• 18-23 şubat 2014 tarihleri arasında ukrayna'da dönemin cumhurbaşkanı viktor yanukoviç'e karşı düzenlenen devrim. hükümetin devrilmesi, kendisinin rusya'ya sığınması ve petro poroşenko'nun başa getirilmesi ile sonuçlanmıştır. devrimin sebebi ülke cumhurbaşkanının avrupa ile anlaşmayı sürekli ertelemesi, rusya ile daha yakın ilişkiler kurması olarak biliniyor. kendisine sorulduğu zaman ise avrupa'nın adil şartlar sunmadığını, eylemlerin barışçıl sürdüğünü hatta polis tarafından uygulanan ilk şiddet emrinin kendisinden çıkmadığını öne sürüyor. fakat mesele sadece rusya ya da avrupa değil elbette, bu olaylar yaşanmadan önce adamın hakkında dünya kadar taciz ve yolsuzluk iddiaları var.

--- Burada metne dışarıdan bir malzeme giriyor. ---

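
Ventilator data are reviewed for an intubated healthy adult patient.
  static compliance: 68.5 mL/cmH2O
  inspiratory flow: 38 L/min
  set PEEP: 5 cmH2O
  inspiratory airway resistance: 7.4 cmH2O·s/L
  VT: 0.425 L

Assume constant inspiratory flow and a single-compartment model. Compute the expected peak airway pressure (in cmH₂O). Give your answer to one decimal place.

15.9

Flow: 38 L/min ÷ 60 = 0.6333 L/s.
Equation of motion (constant flow): PIP = Vt/C + R·V̇ + PEEP.
PIP = 425/68.5 + 7.4×0.6333 + 5 = 6.204 + 4.686 + 5 = 15.89 cmH2O.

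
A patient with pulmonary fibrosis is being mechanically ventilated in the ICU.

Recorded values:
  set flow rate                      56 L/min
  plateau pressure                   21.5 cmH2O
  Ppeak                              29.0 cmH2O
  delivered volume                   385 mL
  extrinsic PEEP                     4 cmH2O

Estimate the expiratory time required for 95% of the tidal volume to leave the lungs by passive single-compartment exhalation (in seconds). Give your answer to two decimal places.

Flow: 56 L/min ÷ 60 = 0.9333 L/s.
R = (PIP − Pplat)/V̇ = (29.0 − 21.5) / 0.9333 = 7.5/0.9333 = 8.036 cmH2O·s/L.
C = Vt/(Pplat − PEEP) = 385.0 / (21.5 − 4) = 385.0/17.5 = 22.0 mL/cmH2O.
τ = R × C = 8.036 × 0.022 L/cmH2O = 0.1768 s.
t = −τ·ln(1 − 0.95) = −0.1768·ln(0.05) = 0.5296 s.

0.53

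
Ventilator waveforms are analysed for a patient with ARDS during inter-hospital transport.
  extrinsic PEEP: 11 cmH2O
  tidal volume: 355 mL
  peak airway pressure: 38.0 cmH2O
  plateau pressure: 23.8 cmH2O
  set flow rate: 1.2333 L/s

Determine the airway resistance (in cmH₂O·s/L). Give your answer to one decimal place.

Raw = (PIP − Pplat) / flow = (38.0 − 23.8) / 1.2333 = 14.2 / 1.2333 = 11.514 cmH2O·s/L.

11.5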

    sonuç olarak, onyıllardır beslenen rusya-ukrayna savaşının fiilen ilk ayak sesleri niteliğinde gerçekleşen olay denilebilir. ukrayna hiçbir zaman tam anlamıyla bağımsız olamadı, ve bilmem kaç fersah ötedeki bir devleti kendine düşman edinmektense kapı komşusu bir ülkeyi kendisine düşman edinmeyi tercih etti ve bedelini ağır ödüyor. diğer yolun da farklı bir kapıya çıkmayacağı söylenemez tabi.

    umalım ki en kısa sürede barış sağlansın.
  • pentagon'un ukrayna'nın başına bir proje adamı getirerek rusya'ya dolaylı yoldan saldırma imkanı bulduğu darbe, devrim diyen sjw'lere bakmayın bildiğiniz darbe. abd'nin yanukoviç'in yerine başa getirdiği poroshenko cuntası donbass cumhuriyetindeki 3400 sivili katletti. devamında onun yerine geçen zelensky rejimi de ukrayna' yı abd'nin vekil devleti haline getirerek ülkenin genç nüfusunu yok etti. ukrayna'nın bir failed state haline gelmesinin ilk adımı bu darbedir.

    bunun ortadoğu'daki versiyonu arap baharı'dır. 17 şubat devrimi, 2011 mısır devrimi neyse bu da o. ukraynalılar abd'nin ipiyle kuyuya inmenin bedelini çok ağır ödediler maalesef. başlarındaki proje adamı pentagon'dan talimat aldığı sürece ukrayna yerle bir olacak.
  • sen yapınca darbe, ben yapınca devrim. yersen.

    bu devrimden sonra ülkedeki "eski rejimden" kalma memurların tasfiye pardon görevden alınması; aralarında savcıların da olduğu üst düzey bürokratların intihar etmesi hep normal şeylermiş zaten değil mi? bunun yanında ikinci dünya savaşında hayatını kaybeden askerlerin anısına yapılan anıtlara zarar vermek vandallık değil aktivistlikmiş. bir de seçilmiş devrik hükümet değil rejim dememiz gerekiyormuş. ayrıca bu "renkli devrimcilere" olaylardan çok sonra, göz göre göre insan öldürseler bile ceza verilmemesi hatta soruşturulmaması da demokrasi, özgürlük ve insan haklarının gereği imiş. zaten yeni hükümeti abd ve ab'nin şak diye tanımasından ne kadar da demokratik olduğu anlaşılıyor bu devrimin. mesela demokratik yollarla seçilen iranlı musaddık'ın abd ve ingiltere destekli darbe ile devrilmesinden sonra yönetime gelen şahı da (monark) hemen tanımıştı amerikan demokrasisi... son olarak diyeceğim bunları öğrendim. thanks usa.

    tanım: sözde devrim. bir de ne alakaysa onur demişler, aklını sevdiklerim.